Swedish PM resigns, paving the way for potential female leader

Stefan Lofven resigns in long-planned move with Magdalena Andersson on track to become country’s first female PM.

Swedish Prime Minister Stefan Lofven hands in his resignation to the speaker of parliament Andreas Norlen at the Swedish Parliament Riksdagen in Stockholm, Sweden [Anders Wiklund /TT News Agency via Reuters]

Swedish Prime Minister Stefan Lofven resigned on Wednesday, paving the way for the country, a gender-equality champion, to finally have a female prime minister.

Magdalena Andersson, the current finance minister, was elected to replace Lofven as the head of the Social Democratic Party last week, putting her on track to becoming premier if she wins a vote in parliament expected next week.

Lofven, a former welder and union negotiator, has headed a minority coalition with the Greens since 2014 and said earlier this year that he would step down ahead of the next general election, due in September 2022.

“We have an election in scarcely a year and it is important that we have a quick handover,” Lofven, who had said in August he would resign this month, told reporters. “I think voters want this to go smoothly.”

Installing the first woman as prime minister sounds almost anachronistic in a country that has long championed gender equality.

All other Nordic countries – Norway, Denmark, Finland and Iceland – have seen women lead their governments.

The change in the Social Democrats’ leadership comes as the party hovers close to its lowest-ever approval ratings.

It remains unclear if Andersson has enough support to pass a confirmation vote in parliament, which could happen next week.

She does not need a majority in the 349-seat parliament to back her as prime minister.

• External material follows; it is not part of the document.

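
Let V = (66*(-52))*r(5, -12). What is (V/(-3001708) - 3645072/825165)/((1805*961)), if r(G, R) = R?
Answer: -304872927176/119345853478524475 ≈ -2.5545e-6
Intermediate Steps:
V = 41184 (V = (66*(-52))*(-12) = -3432*(-12) = 41184)
(V/(-3001708) - 3645072/825165)/((1805*961)) = (41184/(-3001708) - 3645072/825165)/((1805*961)) = (41184*(-1/3001708) - 3645072*1/825165)/1734605 = (-10296/750427 - 405008/91685)*(1/1734605) = -304872927176/68802899495*1/1734605 = -304872927176/119345853478524475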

But she must avoid a majority voting against her.

On Wednesday, the Centre Party agreed not to block Andersson’s candidacy in return for easier building regulations and changes to forestry ownership laws.

But Andersson will still need at least passive support from the formerly communist Left Party, whose leader, Nooshi Dadgostar, has demanded a say on policy.

If Andersson promises that, she risks losing the backing of the Centre Party, which has centre-right roots and wants to exclude the Left from any influence over government.

If parliament rejects Andersson, Moderate Party leader Ulf Kristersson will probably be given a try. He is backed by the populist, anti-immigration Sweden Democrats, a party that both the Centre and Left want to keep from influencing policy.

“The Left Party has to realise that there is going to be a new government and the question is which one do they want?” Lofven said.